Foreign flowers: look at it from the beginning



Jean Louis Rallu (INED)


Don’t forget colonization; it is exactly the opposite of democracy and Human Rights. Beside blackbirding, often not so far from slavery, colonial administrations mostly supported European colonists and jailed natives for minor offenses or just because they requested more justice. In the 1950s, Raghragh Charley (Vanuatu) showed how the Condominium, following complaints of colonists and missionaries, repeatedly jailed members of a native cooperative that was competing with European plantations; he wrote, summarizing his feelings: ‘Residents and missionaries do not work well and lie’.

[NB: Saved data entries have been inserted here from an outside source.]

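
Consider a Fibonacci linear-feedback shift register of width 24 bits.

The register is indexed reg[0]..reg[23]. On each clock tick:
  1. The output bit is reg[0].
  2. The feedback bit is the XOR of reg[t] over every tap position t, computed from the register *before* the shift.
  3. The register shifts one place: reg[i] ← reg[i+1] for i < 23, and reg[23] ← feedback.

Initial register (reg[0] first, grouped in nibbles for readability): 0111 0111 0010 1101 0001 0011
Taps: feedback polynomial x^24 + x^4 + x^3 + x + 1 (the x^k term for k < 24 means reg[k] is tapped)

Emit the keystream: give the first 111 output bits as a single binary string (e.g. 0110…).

tick  register→output (feedback)
  0  011101110010110100010011→0 (0)
  1  111011100101101000100110→1 (1)
  2  110111001011010001001101→1 (0)
  3  101110010110100010011010→1 (1)
  4  011100101101000100110101→0 (0)
  5  111001011010001001101010→1 (0)
  6  110010110100010011010100→1 (1)
  7  100101101000100110101001→1 (0)
  8  001011010001001101010010→0 (1)
  9  010110100010011010100101→0 (1)
 10  101101000100110101001011→1 (0)
 11  011010001001101010010110→0 (0)
 12  110100010011010100101100→1 (1)
 13  101000100110101001011001→1 (1)
 14  010001001101010010110011→0 (1)
 15  100010011010100101100111→1 (0)
 16  000100110101001011001110→0 (1)
 17  001001101010010110011101→0 (0)
 18  010011010100101100111010→0 (0)
 19  100110101001011001110100→1 (1)
 20  001101010010110011101001→0 (1)
 21  011010100101100111010011→0 (0)
 22  110101001011001110100110→1 (1)
 23  101010010110011101001101→1 (0)
 24  010100101100111010011010→0 (0)
 25  101001011001110100110100→1 (1)
 26  010010110011101001101001→0 (0)
 27  100101100111010011010010→1 (0)
 28  001011001110100110100100→0 (1)
 29  010110011101001101001001→0 (1)
 30  101100111010011010010011→1 (0)
 31  011001110100110100100110→0 (1)
 32  110011101001101001001101→1 (1)
 33  100111010011010010011011→1 (1)
 34  001110100110100100110111→0 (0)
 35  011101001101001001101110→0 (0)
 36  111010011010010011011100→1 (1)
 37  110100110100100110111001→1 (1)
 38  101001101001001101110011→1 (1)
 39  010011010010011011100111→0 (0)
 40  100110100100110111001110→1 (1)
 41  001101001001101110011101→0 (1)
 42  011010010011011100111011→0 (0)
 43  110100100110111001110110→1 (1)
 44  101001001101110011101101→1 (1)
 45  010010011011100111011011→0 (0)
 46  100100110111001110110110→1 (0)
 47  001001101110011101101100→0 (0)
 48  010011011100111011011000→0 (0)
 49  100110111001110110110000→1 (1)
 50  001101110011101101100001→0 (1)
 51  011011100111011011000011→0 (0)
 52  110111001110110110000110→1 (0)
 53  101110011101101100001100→1 (1)
 54  011100111011011000011001→0 (0)
 55  111001110110110000110010→1 (0)
 56  110011101101100001100100→1 (1)
 57  100111011011000011001001→1 (1)
 58  001110110110000110010011→0 (0)
 59  011101101100001100100110→0 (0)
 60  111011011000011001001100→1 (1)
 61  110110110000110010011001→1 (0)
 62  101101100001100100110010→1 (0)
 63  011011000011001001100100→0 (0)
 64  110110000110010011001000→1 (0)
 65  101100001100100110010000→1 (0)
 66  011000011001001100100000→0 (1)
 67  110000110010011001000001→1 (0)
 68  100001100100110010000010→1 (1)
 69  000011001001100100000101→0 (1)
 70  000110010011001000001011→0 (0)
 71  001100100110010000010110→0 (1)
 72  011001001100100000101101→0 (1)
 73  110010011001000001011011→1 (1)
 74  100100110010000010110111→1 (0)
 75  001001100100000101101110→0 (0)
 76  010011001000001011011100→0 (0)
 77  100110010000010110111000→1 (1)
 78  001100100000101101110001→0 (1)
 79  011001000001011011100011→0 (1)
 80  110010000010110111000111→1 (1)
 81  100100000101101110001111→1 (0)
 82  001000001011011100011110→0 (0)
 83  010000010110111000111100→0 (1)
 84  100000101101110001111001→1 (1)
 85  000001011011100011110011→0 (0)
 86  000010110111000111100110→0 (1)
 87  000101101110001111001101→0 (1)
 88  001011011100011110011011→0 (1)
 89  010110111000111100110111→0 (1)
 90  101101110001111001101111→1 (0)
 91  011011100011110011011110→0 (0)
 92  110111000111100110111100→1 (0)
 93  101110001111001101111000→1 (1)
 94  011100011110011011110001→0 (0)
 95  111000111100110111100010→1 (0)
 96  110001111001101111000100→1 (0)
 97  100011110011011110001000→1 (0)
 98  000111100110111100010000→0 (0)
 99  001111001101111000100000→0 (0)
100  011110011011110001000000→0 (1)
101  111100110111100010000001→1 (1)
102  111001101111000100000011→1 (0)
103  110011011110001000000110→1 (1)
104  100110111100010000001101→1 (1)
105  001101111000100000011011→0 (1)
106  011011110001000000110111→0 (0)
107  110111100010000001101110→1 (0)
108  101111000100000011011100→1 (1)
109  011110001000000110111001→0 (1)
110  111100010000001101110011→1 (1)

011101110010110100010011010100101100111010011010010011011100111011011000011001001100100000101101110001111001101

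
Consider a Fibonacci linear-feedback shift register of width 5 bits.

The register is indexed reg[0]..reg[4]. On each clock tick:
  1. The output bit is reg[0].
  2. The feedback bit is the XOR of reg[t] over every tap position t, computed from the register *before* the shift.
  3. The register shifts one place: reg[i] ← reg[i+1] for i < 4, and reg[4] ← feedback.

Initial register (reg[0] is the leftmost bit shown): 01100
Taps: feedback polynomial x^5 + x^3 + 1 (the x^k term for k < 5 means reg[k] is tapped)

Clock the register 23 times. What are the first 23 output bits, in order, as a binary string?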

Then, independence came. Yes, data clearly show Pacific Islands Countries’ poor records on MDGs attainment, democracy, Human Rights and women empowerment, being at the bottom of World regions for the latter. But, who is mostly opposing these transplantations? Chiefly lines, trained by colonial powers, hold most of parliamentary seats and government positions. Intransigent missions impose new ways of life in the name of God and support men rather than women – women had more autonomy before Christianisation, mostly in Polynesia. Greedy colonists gave the example of fast and easy money and colonial administration was partly corrupt.

How to change this and improve the well-being of islanders? Develop civil society, increase capacity and transparency of government bodies. Statistics Offices should be key partners to base ministries’ budgets on data reflecting real needs: health, education, employment for the youth and women, poverty reduction. Beyond the mixed results of aid projects, UN and national aid agencies use such approach, with some success.